La maison était occupée lors de l’acquisition, certes. Les locataires ont refusé leur droit de priorité à l’achat, mais depuis se sont curieusement multipliés, ont joyeusement sous loué les lieux, fait hériter leurs proches du droit d’occuper les espaces, ont grignoté tout ce qu’il y avait à occuper, ont même construit maisons et dépendances dans le jardin, mais surtout, surtout ont honteusement dégradé la maison. On ne parle même pas des statues arrachées, des revêtements de marbres et de céramiques, décollés. Celle-ci, aujourd’hui, menace ruine: plafonds éventrés, sols arrachés, escaliers branlants, murs troués, portes démontées ou sommairement barricadées, balcons tenant à un fil, couloirs effondrés, l’état de la maison est innommable, et surtout dangereux. Rien ne reste de ce qui aurait du être une bâtisse classée, de ce qui aurait pu devenir un magnifique espace culturel, lieu de transmission du savoir et du patrimoine musical.

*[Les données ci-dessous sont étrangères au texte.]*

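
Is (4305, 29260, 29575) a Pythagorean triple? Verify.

Compute a² + b² = 4305² + 29260² = 18533025 + 856147600 = 874680625
Compute c² = 29575² = 874680625
Since 874680625 = 874680625, confirmed.

Yes, it is a Pythagorean triple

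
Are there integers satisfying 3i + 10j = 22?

Step 1: Compute gcd(3, 10).
gcd(3, 10) = 1

Step 2: Check divisibility.
Does 1 divide 22? 22 = 1 x 22, so yes.

By the theorem on linear Diophantine equations, 3i + 10j = 22 has integer solutions if and only if gcd(3, 10) divides 22. Since 1 | 22, solutions exist.

Yes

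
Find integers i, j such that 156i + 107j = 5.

Step 1: Check solvability.
gcd(156, 107) = 1
Since 1 divides 5, solutions exist.

Step 2: Apply extended Euclidean algorithm to find gcd.
We find integers such that 156*x0 + 107*y0 = 1

Step 3: Scale the particular solution.
Multiply by 5/1 = 5:
i = -120, j = 175

Step 4: Verify.
156*(-120) + 107*(175) = 5 = 5 ✓

i = -120, j = 175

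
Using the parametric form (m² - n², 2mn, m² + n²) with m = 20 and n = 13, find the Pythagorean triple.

a = m² - n² = 20² - 13² = 400 - 169 = 231
b = 2mn = 2·20·13 = 520
c = m² + n² = 400 + 169 = 569
Verify: 231² + 520² = 53361 + 270400 = 323761 = 569² ✓

(231, 520, 569)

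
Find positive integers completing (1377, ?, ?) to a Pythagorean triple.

We need the other leg and hypotenuse such that 1377² + x² = c².
Take x = 660, c = 1527: 1377² + 660² = 1896129 + 435600 = 2331729 = 1527² ✓
Triple: (1377, 660, 1527)

(1377, 660, 1527)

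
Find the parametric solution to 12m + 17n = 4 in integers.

Step 1: Compute gcd(12, 17) = 1.
Since 1 divides 4, solutions exist.

Step 2: Find a particular solution using extended Euclidean algorithm.
We get m₀ = -28, n₀ = 20.
Check: 12*-28 + 17*20 = 4 = 4 ✓

Step 3: Write the general solution.
m = -28 + (17/1)t = -28 + 17t
n = 20 - (12/1)t = 20 - 12t
for any integer t.

m = -28 + 17t, n = 20 - 12t for integer t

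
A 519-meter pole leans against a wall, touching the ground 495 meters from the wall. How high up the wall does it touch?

The ladder, wall, and ground form a right triangle with hypotenuse 519 and one leg 495.
By the Pythagorean theorem: h² = 519² - 495² = 269361 - 245025 = 24336
h = √24336 = 156 meters

156 meters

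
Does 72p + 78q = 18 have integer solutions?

Step 1: Compute gcd(72, 78).
gcd(72, 78) = 6

Step 2: Check divisibility.
Does 6 divide 18? 18 = 6 x 3, so yes.

By the theorem on linear Diophantine equations, 72p + 78q = 18 has integer solutions if and only if gcd(72, 78) divides 18. Since 6 | 18, solutions exist.

Yes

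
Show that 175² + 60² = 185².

Compute a² + b²:
175² + 60² = 30625 + 3600 = 34225
Compute c²:
185² = 34225
Since 34225 = 34225, it is a Pythagorean triple.

Yes, it is a Pythagorean triple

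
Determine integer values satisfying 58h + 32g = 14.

Step 1: Check solvability.
gcd(58, 32) = 2
Since 2 divides 14, solutions exist.

Step 2: Apply extended Euclidean algorithm to find gcd.
We find integers such that 58*x0 + 32*y0 = 2

Step 3: Scale the particular solution.
Multiply by 14/2 = 7:
h = 35, g = -63

Step 4: Verify.
58*(35) + 32*(-63) = 14 = 14 ✓

h = 35, g = -63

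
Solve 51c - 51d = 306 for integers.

Step 1: Check solvability.
gcd(51, 51) = 51
Since 51 divides 306, solutions exist.

Step 2: Apply extended Euclidean algorithm to find gcd.
We find integers such that 51*x0 + 51*y0 = 51

Step 3: Scale the particular solution.
Multiply by 306/51 = 6:
c = 0, d = -6

Step 4: Verify.
51*(0) - 51*(-6) = 306 = 306 ✓

c = 0, d = -6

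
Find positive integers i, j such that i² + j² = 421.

Search for i with 421 - i² a perfect square.
i = 14: 421 - 14² = 421 - 196 = 225 = 15² ✓
So i = 14, j = 15.

i = 14, j = 15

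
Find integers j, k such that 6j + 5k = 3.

Step 1: Check solvability.
gcd(6, 5) = 1
Since 1 divides 3, solutions exist.

Step 2: Apply extended Euclidean algorithm to find gcd.
We find integers such that 6*x0 + 5*y0 = 1

Step 3: Scale the particular solution.
Multiply by 3/1 = 3:
j = 3, k = -3

Step 4: Verify.
6*(3) + 5*(-3) = 3 = 3 ✓

j = 3, k = -3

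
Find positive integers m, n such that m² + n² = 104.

Search for m with 104 - m² a perfect square.
m = 2: 104 - 2² = 104 - 4 = 100 = 10² ✓
So m = 2, n = 10.

m = 2, n = 10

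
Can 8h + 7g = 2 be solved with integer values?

Step 1: Compute gcd(8, 7).
gcd(8, 7) = 1

Step 2: Check divisibility.
Does 1 divide 2? 2 = 1 x 2, so yes.

By the theorem on linear Diophantine equations, 8h + 7g = 2 has integer solutions if and only if gcd(8, 7) divides 2. Since 1 | 2, solutions exist.

Yes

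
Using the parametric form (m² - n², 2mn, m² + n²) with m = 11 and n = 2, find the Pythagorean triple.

a = m² - n² = 121 - 4 = 117
b = 2mn = 2·11·2 = 44
c = m² + n² = 121 + 4 = 125
Verify: 117² + 44² = 13689 + 1936 = 15625 = 125² ✓

(117, 44, 125)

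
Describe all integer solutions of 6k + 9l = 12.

Step 1: Compute gcd(6, 9) = 3.
Since 3 divides 12, solutions exist.

Step 2: Find a particular solution using extended Euclidean algorithm.
We get k₀ = -4, l₀ = 4.
Check: 6*-4 + 9*4 = 12 = 12 ✓

Step 3: Write the general solution.
k = -4 + (9/3)t = -4 + 3t
l = 4 - (6/3)t = 4 - 2t
for any integer t.

k = -4 + 3t, l = 4 - 2t for integer t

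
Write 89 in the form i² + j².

We need to find integers i, j > 0 such that i² + j² = 89.
Trying i = 5: j² = 89 - 5² = 89 - 25 = 64
j = 8
Check: 5² + 8² = 25 + 64 = 89 ✓

89 = 5² + 8²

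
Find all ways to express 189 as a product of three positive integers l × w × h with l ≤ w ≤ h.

Iterate l from 1 to ⌊189^(1/3)⌋. For each l dividing 189, iterate w ≥ l with w dividing 189/l, and set h = 189/(l·w).
Triples found (6): (1×1×189), (1×3×63), (1×7×27), (1×9×21), (3×3×21), (3×7×9)

(1×1×189), (1×3×63), (1×7×27), (1×9×21), (3×3×21), (3×7×9)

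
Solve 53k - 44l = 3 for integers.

Step 1: Check solvability.
gcd(53, 44) = 1
Since 1 divides 3, solutions exist.

Step 2: Apply extended Euclidean algorithm to find gcd.
We find integers such that 53*x0 + 44*y0 = 1

Step 3: Scale the particular solution.
Multiply by 3/1 = 3:
k = 15, l = 18

Step 4: Verify.
53*(15) - 44*(18) = 3 = 3 ✓

k = 15, l = 18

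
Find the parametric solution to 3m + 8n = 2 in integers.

Step 1: Compute gcd(3, 8) = 1.
Since 1 divides 2, solutions exist.

Step 2: Find a particular solution using extended Euclidean algorithm.
We get m₀ = 6, n₀ = -2.
Check: 3*6 + 8*-2 = 2 = 2 ✓

Step 3: Write the general solution.
m = 6 + (8/1)t = 6 + 8t
n = -2 - (3/1)t = -2 - 3t
for any integer t.

m = 6 + 8t, n = -2 - 3t for integer t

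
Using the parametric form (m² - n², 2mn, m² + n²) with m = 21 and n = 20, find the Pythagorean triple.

a = m² - n² = 441 - 400 = 41
b = 2mn = 2·21·20 = 840
c = m² + n² = 441 + 400 = 841
Verify: 41² + 840² = 1681 + 705600 = 707281 = 841² ✓

(41, 840, 841)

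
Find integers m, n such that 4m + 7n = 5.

Step 1: Check solvability.
gcd(4, 7) = 1
Since 1 divides 5, solutions exist.

Step 2: Apply extended Euclidean algorithm to find gcd.
We find integers such that 4*x0 + 7*y0 = 1

Step 3: Scale the particular solution.
Multiply by 5/1 = 5:
m = 10, n = -5

Step 4: Verify.
4*(10) + 7*(-5) = 5 = 5 ✓

m = 10, n = -5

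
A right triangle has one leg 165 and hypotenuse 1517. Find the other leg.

b² = c² - a² = 2301289 - 27225 = 2274064
b = 1508

1508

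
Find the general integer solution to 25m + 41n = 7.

Step 1: Compute gcd(25, 41) = 1.
Since 1 divides 7, solutions exist.

Step 2: Find a particular solution using extended Euclidean algorithm.
We get m₀ = -126, n₀ = 77.
Check: 25*-126 + 41*77 = 7 = 7 ✓

Step 3: Write the general solution.
m = -126 + (41/1)t = -126 + 41t
n = 77 - (25/1)t = 77 - 25t
for any integer t.

m = -126 + 41t, n = 77 - 25t for integer t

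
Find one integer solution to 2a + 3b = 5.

Step 1: Check solvability.
gcd(2, 3) = 1
Since 1 divides 5, solutions exist.

Step 2: Apply extended Euclidean algorithm to find gcd.
We find integers such that 2*x0 + 3*y0 = 1

Step 3: Scale the particular solution.
Multiply by 5/1 = 5:
a = -5, b = 5

Step 4: Verify.
2*(-5) + 3*(5) = 5 = 5 ✓

a = -5, b = 5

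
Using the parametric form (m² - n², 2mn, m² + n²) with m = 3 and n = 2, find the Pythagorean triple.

a = m² - n² = 3² - 2² = 9 - 4 = 5
b = 2mn = 2·3·2 = 12
c = m² + n² = 9 + 4 = 13
Verify: 5² + 12² = 25 + 144 = 169 = 13² ✓

(5, 12, 13)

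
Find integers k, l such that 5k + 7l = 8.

Step 1: Check solvability.
gcd(5, 7) = 1
Since 1 divides 8, solutions exist.

Step 2: Apply extended Euclidean algorithm to find gcd.
We find integers such that 5*x0 + 7*y0 = 1

Step 3: Scale the particular solution.
Multiply by 8/1 = 8:
k = 24, l = -16

Step 4: Verify.
5*(24) + 7*(-16) = 8 = 8 ✓

k = 24, l = -16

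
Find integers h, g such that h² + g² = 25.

We need to find integers h, g > 0 such that h² + g² = 25.
Trying h = 3: g² = 25 - 3² = 25 - 9 = 16
g = 4
Check: 3² + 4² = 9 + 16 = 25 ✓

25 = 3² + 4²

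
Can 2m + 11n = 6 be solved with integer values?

Step 1: Compute gcd(2, 11).
gcd(2, 11) = 1

Step 2: Check divisibility.
Does 1 divide 6? 6 = 1 x 6, so yes.

By the theorem on linear Diophantine equations, 2m + 11n = 6 has integer solutions if and only if gcd(2, 11) divides 6. Since 1 | 6, solutions exist.

Yes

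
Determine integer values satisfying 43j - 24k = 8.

Step 1: Check solvability.
gcd(43, 24) = 1
Since 1 divides 8, solutions exist.

Step 2: Apply extended Euclidean algorithm to find gcd.
We find integers such that 43*x0 + 24*y0 = 1

Step 3: Scale the particular solution.
Multiply by 8/1 = 8:
j = -40, k = -72

Step 4: Verify.
43*(-40) - 24*(-72) = 8 = 8 ✓

j = -40, k = -72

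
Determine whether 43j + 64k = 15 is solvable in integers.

Step 1: Compute gcd(43, 64).
gcd(43, 64) = 1

Step 2: Check divisibility.
Does 1 divide 15? 15 = 1 x 15, so yes.

By the theorem on linear Diophantine equations, 43j + 64k = 15 has integer solutions if and only if gcd(43, 64) divides 15. Since 1 | 15, solutions exist.

Yes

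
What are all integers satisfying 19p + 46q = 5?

Step 1: Compute gcd(19, 46) = 1.
Since 1 divides 5, solutions exist.

Step 2: Find a particular solution using extended Euclidean algorithm.
We get p₀ = 85, q₀ = -35.
Check: 19*85 + 46*-35 = 5 = 5 ✓

Step 3: Write the general solution.
p = 85 + (46/1)t = 85 + 46t
q = -35 - (19/1)t = -35 - 19t
for any integer t.

p = 85 + 46t, q = -35 - 19t for integer t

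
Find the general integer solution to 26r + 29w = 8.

Step 1: Compute gcd(26, 29) = 1.
Since 1 divides 8, solutions exist.

Step 2: Find a particular solution using extended Euclidean algorithm.
We get r₀ = -80, w₀ = 72.
Check: 26*-80 + 29*72 = 8 = 8 ✓

Step 3: Write the general solution.
r = -80 + (29/1)t = -80 + 29t
w = 72 - (26/1)t = 72 - 26t
for any integer t.

r = -80 + 29t, w = 72 - 26t for integer t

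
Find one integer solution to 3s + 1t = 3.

Step 1: Check solvability.
gcd(3, 1) = 1
Since 1 divides 3, solutions exist.

Step 2: Apply extended Euclidean algorithm to find gcd.
We find integers such that 3*x0 + 1*y0 = 1

Step 3: Scale the particular solution.
Multiply by 3/1 = 3:
s = 0, t = 3

Step 4: Verify.
3*(0) + 1*(3) = 3 = 3 ✓

s = 0, t = 3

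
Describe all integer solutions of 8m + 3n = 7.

Step 1: Compute gcd(8, 3) = 1.
Since 1 divides 7, solutions exist.

Step 2: Find a particular solution using extended Euclidean algorithm.
We get m₀ = -7, n₀ = 21.
Check: 8*-7 + 3*21 = 7 = 7 ✓

Step 3: Write the general solution.
m = -7 + (3/1)t = -7 + 3t
n = 21 - (8/1)t = 21 - 8t
for any integer t.

m = -7 + 3t, n = 21 - 8t for integer t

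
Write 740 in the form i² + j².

We need to find integers i, j > 0 such that i² + j² = 740.
Trying i = 8: j² = 740 - 8² = 740 - 64 = 676
j = 26
Check: 8² + 26² = 64 + 676 = 740 ✓

740 = 8² + 26²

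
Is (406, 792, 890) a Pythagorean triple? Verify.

Compute a² + b² = 406² + 792² = 164836 + 627264 = 792100
Compute c² = 890² = 792100
Since 792100 = 792100, confirmed.

Yes, it is a Pythagorean triple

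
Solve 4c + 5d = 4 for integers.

Step 1: Check solvability.
gcd(4, 5) = 1
Since 1 divides 4, solutions exist.

Step 2: Apply extended Euclidean algorithm to find gcd.
We find integers such that 4*x0 + 5*y0 = 1

Step 3: Scale the particular solution.
Multiply by 4/1 = 4:
c = -4, d = 4

Step 4: Verify.
4*(-4) + 5*(4) = 4 = 4 ✓

c = -4, d = 4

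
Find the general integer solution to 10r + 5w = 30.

Step 1: Compute gcd(10, 5) = 5.
Since 5 divides 30, solutions exist.

Step 2: Find a particular solution using extended Euclidean algorithm.
We get r₀ = 0, w₀ = 6.
Check: 10*0 + 5*6 = 30 = 30 ✓

Step 3: Write the general solution.
r = 0 + (5/5)t = 0 + 1t
w = 6 - (10/5)t = 6 - 2t
for any integer t.

r = 0 + 1t, w = 6 - 2t for integer t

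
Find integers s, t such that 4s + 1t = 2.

Step 1: Check solvability.
gcd(4, 1) = 1
Since 1 divides 2, solutions exist.

Step 2: Apply extended Euclidean algorithm to find gcd.
We find integers such that 4*x0 + 1*y0 = 1

Step 3: Scale the particular solution.
Multiply by 2/1 = 2:
s = 0, t = 2

Step 4: Verify.
4*(0) + 1*(2) = 2 = 2 ✓

s = 0, t = 2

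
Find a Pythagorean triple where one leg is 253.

We need the other leg and hypotenuse such that 253² + x² = c².
Take x = 204, c = 325: 253² + 204² = 64009 + 41616 = 105625 = 325² ✓
Triple: (253, 204, 325)

(253, 204, 325)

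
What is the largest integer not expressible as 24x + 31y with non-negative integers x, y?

For two coprime denominations a and b, the Frobenius number (largest value not representable as a non-negative combination) is ab - a - b.
Here gcd(24, 31) = 1, so they are coprime.
F(24, 31) = 24·31 - 24 - 31 = 744 - 55 = 689

689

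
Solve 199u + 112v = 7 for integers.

Step 1: Check solvability.
gcd(199, 112) = 1
Since 1 divides 7, solutions exist.

Step 2: Apply extended Euclidean algorithm to find gcd.
We find integers such that 199*x0 + 112*y0 = 1

Step 3: Scale the particular solution.
Multiply by 7/1 = 7:
u = -63, v = 112

Step 4: Verify.
199*(-63) + 112*(112) = 7 = 7 ✓

u = -63, v = 112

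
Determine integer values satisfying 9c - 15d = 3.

Step 1: Check solvability.
gcd(9, 15) = 3
Since 3 divides 3, solutions exist.

Step 2: Apply extended Euclidean algorithm to find gcd.
We find integers such that 9*x0 + 15*y0 = 3

Step 3: Scale the particular solution.
Multiply by 3/3 = 1:
c = 2, d = 1

Step 4: Verify.
9*(2) - 15*(1) = 3 = 3 ✓

c = 2, d = 1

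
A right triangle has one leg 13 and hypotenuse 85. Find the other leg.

b² = c² - a² = 7225 - 169 = 7056
b = 84

84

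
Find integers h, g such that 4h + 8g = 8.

Step 1: Check solvability.
gcd(4, 8) = 4
Since 4 divides 8, solutions exist.

Step 2: Apply extended Euclidean algorithm to find gcd.
We find integers such that 4*x0 + 8*y0 = 4

Step 3: Scale the particular solution.
Multiply by 8/4 = 2:
h = 2, g = 0

Step 4: Verify.
4*(2) + 8*(0) = 8 = 8 ✓

h = 2, g = 0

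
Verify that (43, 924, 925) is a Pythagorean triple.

Compute a² + b² = 43² + 924² = 1849 + 853776 = 855625
Compute c² = 925² = 855625
Since 855625 = 855625, confirmed.

Yes, it is a Pythagorean triple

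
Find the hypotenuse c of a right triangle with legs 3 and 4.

c² = a² + b² = 3² + 4² = 9 + 16 = 25
c = 5

5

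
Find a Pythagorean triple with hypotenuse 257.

We need a² + b² = 257² = 66049.
Trying: 255² + 32² = 65025 + 1024 = 66049 ✓

(255, 32, 257)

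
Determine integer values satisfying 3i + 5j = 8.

Step 1: Check solvability.
gcd(3, 5) = 1
Since 1 divides 8, solutions exist.

Step 2: Apply extended Euclidean algorithm to find gcd.
We find integers such that 3*x0 + 5*y0 = 1

Step 3: Scale the particular solution.
Multiply by 8/1 = 8:
i = 16, j = -8

Step 4: Verify.
3*(16) + 5*(-8) = 8 = 8 ✓

i = 16, j = -8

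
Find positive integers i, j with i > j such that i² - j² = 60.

Factor: i² - j² = (i+j)(i-j) = 60.
We need two factors of 60 with the same parity.
Use i+j = 30 and i-j = 2 (product 30·2 = 60).
Adding: 2i = 32, so i = 16.
Subtracting: 2j = 28, so j = 14.
Check: 16² - 14² = 256 - 196 = 60 ✓

i = 16, j = 14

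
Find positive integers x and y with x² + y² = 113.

We need to find integers x, y > 0 such that x² + y² = 113.
Trying x = 7: y² = 113 - 7² = 113 - 49 = 64
y = 8
Check: 7² + 8² = 49 + 64 = 113 ✓

113 = 7² + 8²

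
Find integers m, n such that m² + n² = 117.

We need to find integers m, n > 0 such that m² + n² = 117.
Trying m = 6: n² = 117 - 6² = 117 - 36 = 81
n = 9
Check: 6² + 9² = 36 + 81 = 117 ✓

117 = 6² + 9²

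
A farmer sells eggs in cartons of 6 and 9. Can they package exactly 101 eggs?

We need non-negative a, b with 6a + 9b = 101.
gcd(6, 9) = 3, and 3 does not divide 101.
No integer solutions exist.

No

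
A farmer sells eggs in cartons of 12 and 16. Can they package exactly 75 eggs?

We need non-negative a, b with 12a + 16b = 75.
gcd(12, 16) = 4, and 4 does not divide 75.
No integer solutions exist.

No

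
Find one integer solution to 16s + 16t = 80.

Step 1: Check solvability.
gcd(16, 16) = 16
Since 16 divides 80, solutions exist.

Step 2: Apply extended Euclidean algorithm to find gcd.
We find integers such that 16*x0 + 16*y0 = 16

Step 3: Scale the particular solution.
Multiply by 80/16 = 5:
s = 0, t = 5

Step 4: Verify.
16*(0) + 16*(5) = 80 = 80 ✓

s = 0, t = 5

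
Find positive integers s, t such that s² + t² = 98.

Search for s with 98 - s² a perfect square.
s = 7: 98 - 7² = 98 - 49 = 49 = 7² ✓
So s = 7, t = 7.

s = 7, t = 7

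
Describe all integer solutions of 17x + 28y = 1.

Step 1: Compute gcd(17, 28) = 1.
Since 1 divides 1, solutions exist.

Step 2: Find a particular solution using extended Euclidean algorithm.
We get x₀ = 5, y₀ = -3.
Check: 17*5 + 28*-3 = 1 = 1 ✓

Step 3: Write the general solution.
x = 5 + (28/1)t = 5 + 28t
y = -3 - (17/1)t = -3 - 17t
for any integer t.

x = 5 + 28t, y = -3 - 17t for integer t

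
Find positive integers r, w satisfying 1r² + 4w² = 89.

Try small values of r and check whether (89 - 1r²)/4 is a perfect square.
r = 5: 1·5² = 25, so 4w² = 89 - 25 = 64, giving w² = 16, w = 4.
Check: 1·5² + 4·4² = 25 + 64 = 89 ✓

r = 5, w = 4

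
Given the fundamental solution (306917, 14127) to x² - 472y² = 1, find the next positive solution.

Solutions to x² - Dy² = 1 are generated by powers of (x₀ + y₀√D).
The next solution satisfies x₁ + y₁√472 = (x₀ + y₀√472)², giving:
x₁ = x₀² + 472y₀² = 306917² + 472·14127² = 94198044889 + 94198044888 = 188396089777
y₁ = 2x₀y₀ = 2·306917·14127 = 8671632918

Verify: 188396089777² - 472·8671632918² = 35493086643263443909729 - 35493086643263443909728 = 1 ✓

x = 188396089777, y = 8671632918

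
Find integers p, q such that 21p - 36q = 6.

Step 1: Check solvability.
gcd(21, 36) = 3
Since 3 divides 6, solutions exist.

Step 2: Apply extended Euclidean algorithm to find gcd.
We find integers such that 21*x0 + 36*y0 = 3

Step 3: Scale the particular solution.
Multiply by 6/3 = 2:
p = -10, q = -6

Step 4: Verify.
21*(-10) - 36*(-6) = 6 = 6 ✓

p = -10, q = -6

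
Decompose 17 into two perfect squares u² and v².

We need to find integers u, v > 0 such that u² + v² = 17.
Trying u = 1: v² = 17 - 1² = 17 - 1 = 16
v = 4
Check: 1² + 4² = 1 + 16 = 17 ✓

17 = 1² + 4²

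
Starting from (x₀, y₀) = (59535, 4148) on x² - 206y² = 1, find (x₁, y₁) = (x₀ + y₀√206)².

Solutions to x² - Dy² = 1 are generated by powers of (x₀ + y₀√D).
The next solution satisfies x₁ + y₁√206 = (x₀ + y₀√206)², giving:
x₁ = x₀² + 206y₀² = 59535² + 206·4148² = 3544416225 + 3544416224 = 7088832449
y₁ = 2x₀y₀ = 2·59535·4148 = 493902360

Verify: 7088832449² - 206·493902360² = 50251545489995337601 - 50251545489995337600 = 1 ✓

x = 7088832449, y = 493902360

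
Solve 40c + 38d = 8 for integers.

Step 1: Check solvability.
gcd(40, 38) = 2
Since 2 divides 8, solutions exist.

Step 2: Apply extended Euclidean algorithm to find gcd.
We find integers such that 40*x0 + 38*y0 = 2

Step 3: Scale the particular solution.
Multiply by 8/2 = 4:
c = 4, d = -4

Step 4: Verify.
40*(4) + 38*(-4) = 8 = 8 ✓

c = 4, d = -4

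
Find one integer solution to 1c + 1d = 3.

Step 1: Check solvability.
gcd(1, 1) = 1
Since 1 divides 3, solutions exist.

Step 2: Apply extended Euclidean algorithm to find gcd.
We find integers such that 1*x0 + 1*y0 = 1

Step 3: Scale the particular solution.
Multiply by 3/1 = 3:
c = 0, d = 3

Step 4: Verify.
1*(0) + 1*(3) = 3 = 3 ✓

c = 0, d = 3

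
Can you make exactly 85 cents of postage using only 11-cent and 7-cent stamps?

We need non-negative x, y with 11x + 7y = 85.
gcd(11, 7) = 1 divides 85, so integer solutions exist.
Search for a non-negative one: x = 2 gives 7y = 85 - 22 = 63, so y = 9.
Check: 11·2 + 7·9 = 85 ✓

Yes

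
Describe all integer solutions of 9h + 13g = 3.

Step 1: Compute gcd(9, 13) = 1.
Since 1 divides 3, solutions exist.

Step 2: Find a particular solution using extended Euclidean algorithm.
We get h₀ = 9, g₀ = -6.
Check: 9*9 + 13*-6 = 3 = 3 ✓

Step 3: Write the general solution.
h = 9 + (13/1)t = 9 + 13t
g = -6 - (9/1)t = -6 - 9t
for any integer t.

h = 9 + 13t, g = -6 - 9t for integer t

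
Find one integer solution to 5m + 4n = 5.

Step 1: Check solvability.
gcd(5, 4) = 1
Since 1 divides 5, solutions exist.

Step 2: Apply extended Euclidean algorithm to find gcd.
We find integers such that 5*x0 + 4*y0 = 1

Step 3: Scale the particular solution.
Multiply by 5/1 = 5:
m = 5, n = -5

Step 4: Verify.
5*(5) + 4*(-5) = 5 = 5 ✓

m = 5, n = -5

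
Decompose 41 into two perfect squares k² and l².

We need to find integers k, l > 0 such that k² + l² = 41.
Trying k = 4: l² = 41 - 4² = 41 - 16 = 25
l = 5
Check: 4² + 5² = 16 + 25 = 41 ✓

41 = 4² + 5²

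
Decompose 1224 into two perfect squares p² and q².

We need to find integers p, q > 0 such that p² + q² = 1224.
Trying p = 18: q² = 1224 - 18² = 1224 - 324 = 900
q = 30
Check: 18² + 30² = 324 + 900 = 1224 ✓

1224 = 18² + 30²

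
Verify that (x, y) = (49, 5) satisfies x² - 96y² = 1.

Compute x² = 49² = 2401
Compute 96y² = 96·5² = 96·25 = 2400
x² - 96y² = 2401 - 2400 = 1
Since this equals 1, (49, 5) is a solution.

Yes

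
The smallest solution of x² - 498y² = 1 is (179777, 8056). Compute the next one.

Solutions to x² - Dy² = 1 are generated by powers of (x₀ + y₀√D).
The next solution satisfies x₁ + y₁√498 = (x₀ + y₀√498)², giving:
x₁ = x₀² + 498y₀² = 179777² + 498·8056² = 32319769729 + 32319769728 = 64639539457
y₁ = 2x₀y₀ = 2·179777·8056 = 2896567024

Verify: 64639539457² - 498·2896567024² = 4178270061213059854849 - 4178270061213059854848 = 1 ✓

x = 64639539457, y = 2896567024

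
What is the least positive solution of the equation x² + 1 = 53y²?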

Aujourd’hui, l’urgence est de sauver la demeure avant qu’elle ne s’effondre sur ses habitants.
La propriétaire des lieux ne baisse pas les bras. Nullement découragée par quarante années de vains efforts, elle continue de porter son rêve, et d’espérer pouvoir un jour voir ses droits reconnus, et son rêve musical réalisé.